Al margen de los insensibles de siempre, que solo leen las cosas en clave de banderas y etiquetas, y que se regodean y celebran lo que consideran una metáfora de no se sabe bien qué, quiero pensar que la mayoría de la gente hizo ayer una lectura distinta del enganchón del paracaidista que, a dos metros del suelo, se quedó colgando de una farola ante las autoridades que presidían el desfile de las fuerzas armadas. La mayoría –y así lo indicarían los aplausos– se sintió conmovida al intuir la desesperación y ver el rostro crispado con el que el cabo Luis Fernando Pozo trataba de mantener el tipo. Y se sintió conmovida al reconocer que ninguno estamos libres de estas derrotas cotidianas.

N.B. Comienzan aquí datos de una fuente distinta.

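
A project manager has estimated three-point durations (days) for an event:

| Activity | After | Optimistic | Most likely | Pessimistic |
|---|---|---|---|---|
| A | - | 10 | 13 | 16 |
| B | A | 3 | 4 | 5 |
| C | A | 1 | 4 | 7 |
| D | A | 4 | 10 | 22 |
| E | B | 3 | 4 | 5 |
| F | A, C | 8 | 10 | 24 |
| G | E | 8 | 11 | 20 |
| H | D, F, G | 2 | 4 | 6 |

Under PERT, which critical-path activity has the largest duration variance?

G

te_A = (10 + 4·13 + 16)/6 = 78/6 = 13; σ²_A = ((16−10)/6)² = 1.000
te_B = (3 + 4·4 + 5)/6 = 24/6 = 4; σ²_B = ((5−3)/6)² = 0.111
te_C = (1 + 4·4 + 7)/6 = 24/6 = 4; σ²_C = ((7−1)/6)² = 1.000
te_D = (4 + 4·10 + 22)/6 = 66/6 = 11; σ²_D = ((22−4)/6)² = 9.000
te_E = (3 + 4·4 + 5)/6 = 24/6 = 4; σ²_E = ((5−3)/6)² = 0.111
te_F = (8 + 4·10 + 24)/6 = 72/6 = 12; σ²_F = ((24−8)/6)² = 7.111
te_G = (8 + 4·11 + 20)/6 = 72/6 = 12; σ²_G = ((20−8)/6)² = 4.000
te_H = (2 + 4·4 + 6)/6 = 24/6 = 4; σ²_H = ((6−2)/6)² = 0.444

Forward pass:
ES_A = 0; EF_A = 13
ES_B = 13; EF_B = 13+4 = 17
ES_C = 13; EF_C = 13+4 = 17
ES_D = 13; EF_D = 13+11 = 24
ES_E = 17; EF_E = 17+4 = 21
ES_F = max(EF_A=13, EF_C=17) = 17; EF_F = 17+12 = 29
ES_G = 21; EF_G = 21+12 = 33
ES_H = max(EF_D=24, EF_F=29, EF_G=33) = 33; EF_H = 33+4 = 37
Expected project duration μ = 37 days. Critical path: A → B → E → G → H.

Variances on critical path: σ²_A=1.000, σ²_B=0.111, σ²_E=0.111, σ²_G=4.000, σ²_H=0.444.
Largest is σ²_G = 4.000.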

Mira a tu historia. Es probable que reconozcas un momento así. Un instante en el que la fatalidad parece haberse cebado en ti. En que lo que hubiera podido ser perfecto se convirtió en catástrofe. Quizás una catástrofe cotidiana, que vista con distancia no será tanto, pero que en el momento supone un verdadero mazazo. Un tropiezo inesperado, un error de cálculo, un momento de entusiasmo que te hizo perder la perspectiva, una derrota amarga porque no debería haber llegado. Y entonces te ves devastado, tan solo deseando que llegue el momento de estar solo para poder llorar a gusto. Porque al menos no quieres romperte más delante de todos. Y cada palabra de consuelo, cada gesto con el que intentan aliviarte, solo es un recordatorio del golpe recibido.
¿Y quién no se ha estrellado alguna vez, en el peor momento posible, con un obstáculo imprevisto? ¿Y quién no ha fallado justo en lo que parecería su fuerte? ¿Y quién no ha tenido alguna vez ganas de llorar, sin que el consuelo de otros ofrezca alivio?
Quizás si fuéramos capaces más a menudo de ponernos en el lugar de los otros. Si fuéramos honestos para reconocernos en la fragilidad tan compartida, y si fuéramos humanos para cuidarnos justo cuando nos vemos más vulnerables, nuestra sociedad podría ser algo distinto, y mejor.